Training for the Tobacco Road half marathon is going well, albeit not according to the training plan. If I have learned anything from being a full time working mom of 2 small children, it is that I have to adapt to my present situation.
Over the past few weeks I have dealt with a rash of snow days, a crazy busy work schedule and working around Brent's work schedule. Although this past week saw it's fair share of missed workouts, overall I am please with how well I am progressing.
Today I finished up one of my strongest training runs (like, ever) - a 10 miler on the American Tobacco Trail. It's been a full 6 hours since I finished this run and I am still all sorts of giddy just thinking about it.

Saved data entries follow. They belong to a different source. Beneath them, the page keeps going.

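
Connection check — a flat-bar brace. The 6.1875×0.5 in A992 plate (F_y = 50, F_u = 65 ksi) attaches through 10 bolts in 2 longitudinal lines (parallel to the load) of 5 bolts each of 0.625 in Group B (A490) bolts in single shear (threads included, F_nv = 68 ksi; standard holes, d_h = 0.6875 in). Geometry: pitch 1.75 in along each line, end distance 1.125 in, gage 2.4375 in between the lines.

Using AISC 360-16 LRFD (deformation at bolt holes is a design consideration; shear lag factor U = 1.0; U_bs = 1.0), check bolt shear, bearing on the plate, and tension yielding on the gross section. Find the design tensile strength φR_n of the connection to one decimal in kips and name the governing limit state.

139.2 kips (gross-section yield governs)

Bolt shear: A_b = π(0.625)²/4 = 0.3068 in². φR_n = 0.75 × 68 × 0.3068 × 10 × 1 = 156.5 kips.
Bearing (0.5 in plate, F_u = 65 ksi): end bolts L_c = 1.125 − 0.6875/2 = 0.78125, R_n = min(1.2×0.78125×0.5×65, 2.4×0.625×0.5×65) = 30.469 kips/bolt; interior L_c = 1.75 − 0.6875 = 1.0625, R_n = 41.438 kips/bolt. φR_n = 0.75 × (2×30.469 + 8×41.438) = 294.3 kips.
Tension yield (gross): A_g = 6.1875×0.5 = 3.0938 in². φR_n = 0.90 × 50 × 3.0938 = 139.2 kips.
Governing: min(156.5, 294.3, 139.2) = 139.2 kips → gross-section yield.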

The first 5 miles were just about as perfect as I could have asked for. I ran by feel and avoided looking at my Garmin as much as possible. I wanted to run at a comfortable pace. I didn't want the numbers to freak me out if they were higher than normal and I didn't want to beat myself up if they weren't where I wanted them to be. So for 5 miles I just ran. My body felt great and my head was in a great place. I didn't stop and I never paused my watch for a break. This is huge for me. And when I look at the splits and find that my "comfortable" pace is getting a bit faster, I am psyched.
At mile 5 I turned around and headed back. I walked while I took in a Gu but had trouble starting back up again. I ended up taking 2 walk breaks during this mile. By my 7th mile I decided to run a mile and walk 0.1. But when my Garmin chirped I didn't feel like stopping and just kept going. Mile 8 was the fastest (and funnest) mile of the run. I felt strong and my head was in a good place. I paid for it in mile 9 but was able to finish with a strong mile 10.
To see 8 of my 10 miles hovering between 10:39 - 11:09 is so incredibly satisfying for me. I can definitely feel myself getting stronger and it is fun to see my progress in number form.